La célébration de la victoire de 1945 vue de Cuba

Chronique.
En ce 9 mai 2026, Prensa Latina publie un article qui rappelle que le combat contre les fascismes reste d’une actualité brûlante. Son auteur fait le parallèle entre les conditions de la victoire de 1945 et la situation présente notamment au Moyen-Orient.
GD
Jour de la Victoire, un message pour la paix et contre le fascisme
Prensa Latina, le 9 mai 2026 – Par Mario Muñoz Lozano
La Havane, 9 mai (Prensa Latina) Alors qu’une grande partie du monde commémore et célèbre aujourd’hui la victoire sur le fascisme allemand, les idées qui ont conduit à la barbarie de la Seconde Guerre mondiale (1939-1945) renaissent et s’enracinent comme jamais auparavant.
• 9 mai 2026
Par Mario Muñoz Lozano
Avec l’impérialisme américain à la tête et son président actuel, Donald Trump, lançant des flèches empoisonnées sur une carte du monde, l’histoire et l’avenir de l’humanité dépendent des caprices d’un criminel égocentrique et incontrôlable.
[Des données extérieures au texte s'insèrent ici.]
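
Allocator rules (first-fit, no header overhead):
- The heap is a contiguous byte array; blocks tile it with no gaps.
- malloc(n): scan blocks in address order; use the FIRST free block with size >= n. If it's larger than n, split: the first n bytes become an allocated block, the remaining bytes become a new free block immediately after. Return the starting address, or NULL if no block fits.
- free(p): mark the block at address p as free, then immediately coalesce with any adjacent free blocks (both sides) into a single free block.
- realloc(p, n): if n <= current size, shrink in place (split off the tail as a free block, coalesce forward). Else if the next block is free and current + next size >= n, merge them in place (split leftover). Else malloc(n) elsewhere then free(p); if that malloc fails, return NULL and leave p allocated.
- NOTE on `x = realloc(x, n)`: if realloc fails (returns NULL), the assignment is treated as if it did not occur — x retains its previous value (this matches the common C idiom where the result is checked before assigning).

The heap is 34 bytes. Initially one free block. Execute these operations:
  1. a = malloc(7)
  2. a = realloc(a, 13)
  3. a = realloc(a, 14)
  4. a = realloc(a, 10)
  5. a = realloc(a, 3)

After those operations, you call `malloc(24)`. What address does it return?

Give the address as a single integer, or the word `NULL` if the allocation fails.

Answer: 3

Derivation:
Op 1: a = malloc(7) -> a = 0; heap: [0-6 ALLOC][7-33 FREE]
Op 2: a = realloc(a, 13) -> a = 0; heap: [0-12 ALLOC][13-33 FREE]
Op 3: a = realloc(a, 14) -> a = 0; heap: [0-13 ALLOC][14-33 FREE]
Op 4: a = realloc(a, 10) -> a = 0; heap: [0-9 ALLOC][10-33 FREE]
Op 5: a = realloc(a, 3) -> a = 0; heap: [0-2 ALLOC][3-33 FREE]
malloc(24): first-fit scan over [0-2 ALLOC][3-33 FREE] -> 3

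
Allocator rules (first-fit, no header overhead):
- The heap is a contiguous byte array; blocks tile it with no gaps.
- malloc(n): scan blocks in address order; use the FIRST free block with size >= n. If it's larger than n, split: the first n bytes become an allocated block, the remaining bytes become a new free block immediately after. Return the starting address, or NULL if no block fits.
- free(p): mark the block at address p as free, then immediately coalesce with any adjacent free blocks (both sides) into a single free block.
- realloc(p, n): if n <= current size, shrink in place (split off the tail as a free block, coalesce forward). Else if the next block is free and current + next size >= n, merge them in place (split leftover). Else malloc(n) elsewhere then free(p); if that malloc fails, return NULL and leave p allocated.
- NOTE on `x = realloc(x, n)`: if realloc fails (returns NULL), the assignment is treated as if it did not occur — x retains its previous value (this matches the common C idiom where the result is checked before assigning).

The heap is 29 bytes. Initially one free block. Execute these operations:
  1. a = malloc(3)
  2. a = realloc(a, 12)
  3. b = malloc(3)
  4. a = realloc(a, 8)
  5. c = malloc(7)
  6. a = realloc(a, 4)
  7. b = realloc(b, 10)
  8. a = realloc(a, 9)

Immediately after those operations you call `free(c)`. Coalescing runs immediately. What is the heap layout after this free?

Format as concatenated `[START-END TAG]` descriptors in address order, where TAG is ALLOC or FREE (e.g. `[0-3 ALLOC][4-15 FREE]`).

Answer: [0-8 ALLOC][9-11 FREE][12-14 ALLOC][15-28 FREE]

Derivation:
Op 1: a = malloc(3) -> a = 0; heap: [0-2 ALLOC][3-28 FREE]
Op 2: a = realloc(a, 12) -> a = 0; heap: [0-11 ALLOC][12-28 FREE]
Op 3: b = malloc(3) -> b = 12; heap: [0-11 ALLOC][12-14 ALLOC][15-28 FREE]
Op 4: a = realloc(a, 8) -> a = 0; heap: [0-7 ALLOC][8-11 FREE][12-14 ALLOC][15-28 FREE]
Op 5: c = malloc(7) -> c = 15; heap: [0-7 ALLOC][8-11 FREE][12-14 ALLOC][15-21 ALLOC][22-28 FREE]
Op 6: a = realloc(a, 4) -> a = 0; heap: [0-3 ALLOC][4-11 FREE][12-14 ALLOC][15-21 ALLOC][22-28 FREE]
Op 7: b = realloc(b, 10) -> NULL (b unchanged); heap: [0-3 ALLOC][4-11 FREE][12-14 ALLOC][15-21 ALLOC][22-28 FREE]
Op 8: a = realloc(a, 9) -> a = 0; heap: [0-8 ALLOC][9-11 FREE][12-14 ALLOC][15-21 ALLOC][22-28 FREE]
free(c): c = 15 -> block [15-21 ALLOC]; mark free, coalesce with adjacent free neighbors -> [0-8 ALLOC][9-11 FREE][12-14 ALLOC][15-28 FREE]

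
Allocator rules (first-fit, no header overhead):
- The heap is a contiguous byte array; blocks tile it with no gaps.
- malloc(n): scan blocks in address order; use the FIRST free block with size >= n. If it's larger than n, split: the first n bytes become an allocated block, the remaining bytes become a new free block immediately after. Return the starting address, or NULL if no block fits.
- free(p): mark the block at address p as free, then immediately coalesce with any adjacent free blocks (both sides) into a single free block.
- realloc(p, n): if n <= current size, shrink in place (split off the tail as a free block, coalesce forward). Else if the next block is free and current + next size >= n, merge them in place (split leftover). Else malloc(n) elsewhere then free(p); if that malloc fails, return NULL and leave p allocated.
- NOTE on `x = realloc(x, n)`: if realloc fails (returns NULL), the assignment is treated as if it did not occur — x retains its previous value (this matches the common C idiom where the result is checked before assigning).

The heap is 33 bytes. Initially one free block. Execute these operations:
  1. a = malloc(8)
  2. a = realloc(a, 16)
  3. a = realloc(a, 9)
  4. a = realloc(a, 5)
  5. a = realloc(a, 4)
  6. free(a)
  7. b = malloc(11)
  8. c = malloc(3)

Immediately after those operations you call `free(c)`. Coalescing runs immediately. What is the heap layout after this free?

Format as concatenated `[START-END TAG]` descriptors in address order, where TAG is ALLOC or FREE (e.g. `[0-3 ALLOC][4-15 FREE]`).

Answer: [0-10 ALLOC][11-32 FREE]

Derivation:
Op 1: a = malloc(8) -> a = 0; heap: [0-7 ALLOC][8-32 FREE]
Op 2: a = realloc(a, 16) -> a = 0; heap: [0-15 ALLOC][16-32 FREE]
Op 3: a = realloc(a, 9) -> a = 0; heap: [0-8 ALLOC][9-32 FREE]
Op 4: a = realloc(a, 5) -> a = 0; heap: [0-4 ALLOC][5-32 FREE]
Op 5: a = realloc(a, 4) -> a = 0; heap: [0-3 ALLOC][4-32 FREE]
Op 6: free(a) -> (freed a); heap: [0-32 FREE]
Op 7: b = malloc(11) -> b = 0; heap: [0-10 ALLOC][11-32 FREE]
Op 8: c = malloc(3) -> c = 11; heap: [0-10 ALLOC][11-13 ALLOC][14-32 FREE]
free(c): c = 11 -> block [11-13 ALLOC]; mark free, coalesce with adjacent free neighbors -> [0-10 ALLOC][11-32 FREE]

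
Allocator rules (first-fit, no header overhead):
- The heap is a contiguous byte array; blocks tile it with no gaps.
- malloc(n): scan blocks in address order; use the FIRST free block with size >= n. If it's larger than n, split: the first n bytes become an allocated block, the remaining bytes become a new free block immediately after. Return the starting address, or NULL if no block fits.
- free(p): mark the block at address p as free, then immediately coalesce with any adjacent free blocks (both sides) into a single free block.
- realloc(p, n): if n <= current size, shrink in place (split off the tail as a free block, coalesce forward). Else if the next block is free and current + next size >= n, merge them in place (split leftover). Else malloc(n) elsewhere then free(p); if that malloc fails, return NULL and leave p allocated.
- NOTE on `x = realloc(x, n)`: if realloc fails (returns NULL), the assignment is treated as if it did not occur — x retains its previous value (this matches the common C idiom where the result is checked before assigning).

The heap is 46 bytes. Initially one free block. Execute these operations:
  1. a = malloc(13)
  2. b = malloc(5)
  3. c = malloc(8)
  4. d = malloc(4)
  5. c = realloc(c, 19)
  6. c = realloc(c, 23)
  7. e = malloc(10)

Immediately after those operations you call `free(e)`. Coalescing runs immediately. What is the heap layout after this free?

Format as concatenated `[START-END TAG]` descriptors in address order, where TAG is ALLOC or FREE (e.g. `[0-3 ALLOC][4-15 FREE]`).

Answer: [0-12 ALLOC][13-17 ALLOC][18-25 ALLOC][26-29 ALLOC][30-45 FREE]

Derivation:
Op 1: a = malloc(13) -> a = 0; heap: [0-12 ALLOC][13-45 FREE]
Op 2: b = malloc(5) -> b = 13; heap: [0-12 ALLOC][13-17 ALLOC][18-45 FREE]
Op 3: c = malloc(8) -> c = 18; heap: [0-12 ALLOC][13-17 ALLOC][18-25 ALLOC][26-45 FREE]
Op 4: d = malloc(4) -> d = 26; heap: [0-12 ALLOC][13-17 ALLOC][18-25 ALLOC][26-29 ALLOC][30-45 FREE]
Op 5: c = realloc(c, 19) -> NULL (c unchanged); heap: [0-12 ALLOC][13-17 ALLOC][18-25 ALLOC][26-29 ALLOC][30-45 FREE]
Op 6: c = realloc(c, 23) -> NULL (c unchanged); heap: [0-12 ALLOC][13-17 ALLOC][18-25 ALLOC][26-29 ALLOC][30-45 FREE]
Op 7: e = malloc(10) -> e = 30; heap: [0-12 ALLOC][13-17 ALLOC][18-25 ALLOC][26-29 ALLOC][30-39 ALLOC][40-45 FREE]
free(e): e = 30 -> block [30-39 ALLOC]; mark free, coalesce with adjacent free neighbors -> [0-12 ALLOC][13-17 ALLOC][18-25 ALLOC][26-29 ALLOC][30-45 FREE]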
À cette nouvelle croisade s’est joint, une fois de plus, le gouvernement sioniste d’Israël et son ami Benjamin Netanyahu, qui, en ce 9 mai, devrait se cacher de honte face à cette commémoration qui n’oublie pas, avant tout, les millions de victimes de l’Holocauste, dont une grande partie étaient juives.
Le Jour de la Victoire devrait servir à alerter les dirigeants et les décideurs sur les dangers imminents d’une conflagration mondiale, d’une ampleur supérieure aux précédentes, qui pourrait anéantir notre civilisation.
Nous, les peuples, devons insister sur l’urgence de reprendre la voie du multilatéralisme ; l’Assemblée générale des Nations unies doit mettre un terme à l’égoïsme et à la cupidité de certains groupes de pouvoir internationaux, qui ont pour projet de redessiner le monde.
La réalité montre que le fascisme n’est pas une histoire du passé que l’on raconte aux enfants à l’école : ce sont les roquettes et les armes qui s’abattent aujourd’hui sur le peuple palestinien, au Liban, en Iran, et qui menacent Cuba comme jamais auparavant.
La famine qui a autrefois tué tant d’êtres humains dans différents pays d’Europe, dans les camps de concentration nazis, n’a pas d’âge ; c’est celle dont souffrent aujourd’hui des milliers de personnes dans la bande de Gaza, tout comme les enfants cubains n’ont pas accès à certains médicaments et soins médicaux à cause du blocus criminel imposé par les États-Unis. Cela aussi, c’est du fascisme.
La majeure partie du monde civilisé assiste froidement à l’extermination de groupes humains et de civilisations depuis le confort de ses téléphones portables et de ses téléviseurs.
Aujourd’hui est un jour pour invoquer la nécessité de vivre en paix, d’appeler au dialogue entre les pays et les gouvernements, de revenir sur les objectifs de l’Agenda 2030 pour le développement durable, de continuer à œuvrer pour ne laisser personne de côté, même si chaque jour ces rêves s’éloignent et que cet avenir semble une chimère.